Burzum (na verdade um projeto solo de Varg Vikernes) lançou seu epônimo (1992) e um EP (Aske,
 de 1993), com sua particular visão melancólica e passadista visão de um
 mundo nórdico corrompido pela moral judaico-cristã por meio de músicas 
longas e hipnóticas, cheias de teclados minimalistas e vocais 
torturadíssimos (normalmente irritantes).
No
 mesmo clima pagão, porém com estruturas (e letras) mais tradicionais, 
teclados mais grandiosos e climas medievais-épicos também no 
instrumental, o Satyricon estreou com as demos All Evil (1992), ainda tocando um death metal similar ao que o Darkthrone fazia no início, e a pretensiosa (no bom sentido) The Forest Is My Throne (1993).

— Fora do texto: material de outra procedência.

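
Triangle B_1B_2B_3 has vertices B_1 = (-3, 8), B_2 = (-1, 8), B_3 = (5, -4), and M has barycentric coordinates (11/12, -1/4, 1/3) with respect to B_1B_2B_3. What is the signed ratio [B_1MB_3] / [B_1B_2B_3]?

-1/4

The signed ratio [B_1MB_3]/[B_1B_2B_3] equals the barycentric coordinate of M at vertex B_2, which is -1/4.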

Após o primeiro lançamento de death metal, Soulside Journey (1991), o Darkthrone mergulhou no black metal frio, simples e de produção cuidadosamente descuidada, nos discos A Blaze InThe Northern Sky (1992) – considerado o primeiro disco de black metal moderno – e Under A Funeral Moon (1993), que consolidou a proposta lo-fi e absolutamente primitiva, até na capa P & B.
Uma demo -  Wrath Of The Tyrant (1992) - e um aclamado e influente EP epônimo (1993) trouxeram à cena o complexo Emperor e seu mundo de teclados em 
destaque, técnica apurada em meio à velocidade e climas de obscuridade 
cósmica. Sem dúvida o produto mais bem acabado da época. Vale lembrar 
que o baixista e letrista à época era Mortiis, que deixaria a banda para seguir uma bem-sucedida carreira de darkwave/ambient/industrial.
Outras
 bandas que despontaram à época na Noruega, umas mais, outras menos, 
outras nada envolvidas com o Inner Circle, foram o viking metal de Enslaved (ex-Phobia, de death metal, com membros do que tornar-se-ia o Theatre Of Tragedy) e Hades (Almighty), o black metal industrial do Thorns e o imprevisível avant-garde do Ulver.
E
 foi nessa época, em apenas dois anos infernais (1992–1993), que o 
extremismo que o black metal personificava resolveu transbordar, do 
visual e das canções, para a vida (e a morte) da pacata Noruega.